TheManneken schrieb:
Wie könnte ein bleibendes Verbot des Eigenanbaus eigentlich aussehen?
So ähnlich wie jetzt ... also es ist verboten, fällt aber erst in etwas größerem Umfang wirklich auf (Geruch, Stromrechnung etc.).
Keine Sorge, wer momentan im großen Stil für den Schwarzmarkt anbaut, der wird schon seit Jahren (eventuell seit Jahrzehnten) eine ungefähre Vorstellung haben, wie er im Falle einer Legalisierung reagieren würde.
Seitens des Staates MUSS dem legalen Verkauf nebst hoher Besteuerung ein ruinöser Preiskampf mit dem Schwarzmarkt vorangehen.
Die meisten Kiffer werden feste Bezugsquellen haben (eben den Dealer des Vertrauens), und bei vielen existieren sogar freunschafrtliche Bindungen.
Da braucht es ein gutes Argument, um diesen Kunden abzuwerben.
Ein sehr wirksames wäre, wenn man weiterhin beim gleichen Menschen einkaufen gehen könnte. Wenn also in den Shops die ehemaligen Dealer als Verkaufspersonal arbeiten würden.
Leider würde das eine Amnestie vorraussetzen ... denn das waren nunmal teilweise Jahrzehnte lang Straftäter. Die müssten vorhandene Kompetenzen belegen, indem sie eine Straftat zugeben, die noch nicht verjährt ist. Ich hoffe, so blöde ist keiner.
Es ist klar, dass der informelle Sektor durch eine Legalisierung viele Jobs verlieren würde (es gibt Menschen, die leben davon, dass Gras illegal ist) und für diese Leute muss es auch ein "danach" geben.
Aber da ist massenhaft Kompetenz vorhanden, sowohl in Verkauf und Beratung, als auch in Anbau, Lagerung und Transport. Warum sollte man dieses vorhandene Potenzial denn nicht nutzen?
(eigentlich bin ich mir sicher, dass es bereits Geschäftsmodelle gibt, die das nutzen möchten, und nur noch auf die Legalisierung warten)
Zespire schrieb:
Als extremes Beispiel falls Max Mustermann in seinem Keller Heroin herstellt und dort Konsumiert soll er das machen und es sollte auch sein Recht sein solange er keine anderen damit Vergiftet oder es in den Umlauf bringt.

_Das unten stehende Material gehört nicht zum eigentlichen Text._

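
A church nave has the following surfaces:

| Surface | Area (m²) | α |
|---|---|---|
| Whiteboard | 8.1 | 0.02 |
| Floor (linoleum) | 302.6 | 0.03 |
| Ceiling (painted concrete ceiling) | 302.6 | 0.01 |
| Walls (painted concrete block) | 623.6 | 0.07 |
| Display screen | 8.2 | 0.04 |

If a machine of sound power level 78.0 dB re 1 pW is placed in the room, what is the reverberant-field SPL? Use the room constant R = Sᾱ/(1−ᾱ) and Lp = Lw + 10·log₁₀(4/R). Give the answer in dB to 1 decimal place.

66.3 dB

A = 56.246 sabins; S = 1245.1 m².
ᾱ = 0.0452, so room constant R = A/(1−ᾱ) = 58.909 m².
Lp = 78.0 + 10·log₁₀(4/58.909) = 78.0 + (-11.68) = 66.3 dB.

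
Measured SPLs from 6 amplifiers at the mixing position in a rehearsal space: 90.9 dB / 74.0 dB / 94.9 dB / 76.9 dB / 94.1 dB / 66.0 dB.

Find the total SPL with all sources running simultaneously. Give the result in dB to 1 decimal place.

Sum in the linear (power) domain: Σ 10^(Lᵢ/10) = 10^(90.9/10) + 10^(74.0/10) + 10^(94.9/10) + 10^(76.9/10) + 10^(94.1/10) + 10^(66.0/10) = 6.969e+09.
L_total = 10·log₁₀(6.969e+09) = 98.4 dB.

98.4 dB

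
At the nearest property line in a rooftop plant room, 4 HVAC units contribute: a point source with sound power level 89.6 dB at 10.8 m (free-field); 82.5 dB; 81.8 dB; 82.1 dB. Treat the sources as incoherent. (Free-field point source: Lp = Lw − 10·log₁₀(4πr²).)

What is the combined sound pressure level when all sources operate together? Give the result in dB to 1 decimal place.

Source at 10.8 m: Lp = 89.6 − 10·log₁₀(4π·10.8²) = 89.6 − 10·log₁₀(1465.741) = 57.9 dB.
Σ 10^(Lᵢ/10) = 4.92e+08.
Back to dB: 10·log₁₀ Σ = 86.9 dB.

86.9 dB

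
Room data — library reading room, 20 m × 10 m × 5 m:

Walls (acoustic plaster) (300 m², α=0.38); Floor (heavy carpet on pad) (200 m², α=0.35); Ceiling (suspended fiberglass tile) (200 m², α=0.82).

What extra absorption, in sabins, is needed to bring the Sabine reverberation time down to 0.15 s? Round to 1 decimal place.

Total absorption A₁ = 300*0.38 + 200*0.35 + 200*0.82
  = 114.000 + 70.000 + 164.000 = 348.000 m² sabins.
V = 1000 m³. Required absorption A₂ = 0.161 × 1000 / 0.15 = 1073.333 sabins.
Additional absorption ΔA = 1073.333 − 348.000 = 725.3 sabins.

725.3 sabins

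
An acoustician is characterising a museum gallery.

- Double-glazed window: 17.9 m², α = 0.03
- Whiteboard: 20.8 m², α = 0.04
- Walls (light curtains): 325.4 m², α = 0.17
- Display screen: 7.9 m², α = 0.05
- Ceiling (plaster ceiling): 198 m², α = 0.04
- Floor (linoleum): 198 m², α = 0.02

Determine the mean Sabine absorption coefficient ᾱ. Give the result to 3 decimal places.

S = Σ Sᵢ = 17.9 + 20.8 + 325.4 + 7.9 + 198 + 198 = 768.0 m².
A = 17.9·0.03 + 20.8·0.04 + 325.4·0.17 + 7.9·0.05 + 198·0.04 + 198·0.02 = 68.962 sabins.
ᾱ = A/S = 0.090.

0.090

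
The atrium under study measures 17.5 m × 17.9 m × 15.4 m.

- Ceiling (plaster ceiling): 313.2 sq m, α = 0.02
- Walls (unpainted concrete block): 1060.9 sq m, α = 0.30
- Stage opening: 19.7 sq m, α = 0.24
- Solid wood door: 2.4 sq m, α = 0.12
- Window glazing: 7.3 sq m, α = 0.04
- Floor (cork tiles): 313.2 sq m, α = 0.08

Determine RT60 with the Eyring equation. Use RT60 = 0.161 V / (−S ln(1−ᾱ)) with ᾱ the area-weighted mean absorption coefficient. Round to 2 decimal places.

Total surface area S = 313.2 + 1060.9 + 19.7 + 2.4 + 7.3 + 313.2 = 1716.7 sq m.
Σ(Sᵢαᵢ) = 313.2×0.02 + 1060.9×0.30 + 19.7×0.24 + 2.4×0.12 + 7.3×0.04 + 313.2×0.08 = 354.898.
ᾱ = 354.898 / 1716.7 = 0.2067.
−S·ln(1−ᾱ) = −1716.7 × ln(1 − 0.2067) = 397.508.
V = 17.5 × 17.9 × 15.4 = 4824.05 m³.
T = 0.161·V/[−S·ln(1−ᾱ)] = 0.161·4824.05/397.508 = 1.95 s.

1.95 seconds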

Leider habe ich das deutsche Recht (und vor allem die Vorstellungen vieler Deutscher) so erlebt, dass mit Ausnahme weniger Rauschmittel (Alkohol, Koffein, Nikotin als Beispiele) der Gebrauch wirksamer Bestandteile einer Pflanze einzig als Medizin zulässig bzw. nicht moralisch bedenklich ist.
Du kannst zwar dafür sorgen, dass Max rechtlich abgesichert ist ... sobald jemand in der Nachbarschaft Wind davon bekommt, wird Max aber trotzdem als "Junkie" betrachtet werden. Selbst wenn sich sein Verhalten nicht ändert, wird es durch dieses Wissen (bzw. die Information und daran hängende Vorurteile) eventuell anders wahrgenommen werden.
Die gesellschaftliche Isolation, der Drogenabhängige hierzulande ausgesetzt sind, ist in keinem Gesetz verankert ... das machen die Menschen ganz von alleine. Leider hängen diese Isolation und verschiedene Suchtspiralen direkt zusammen.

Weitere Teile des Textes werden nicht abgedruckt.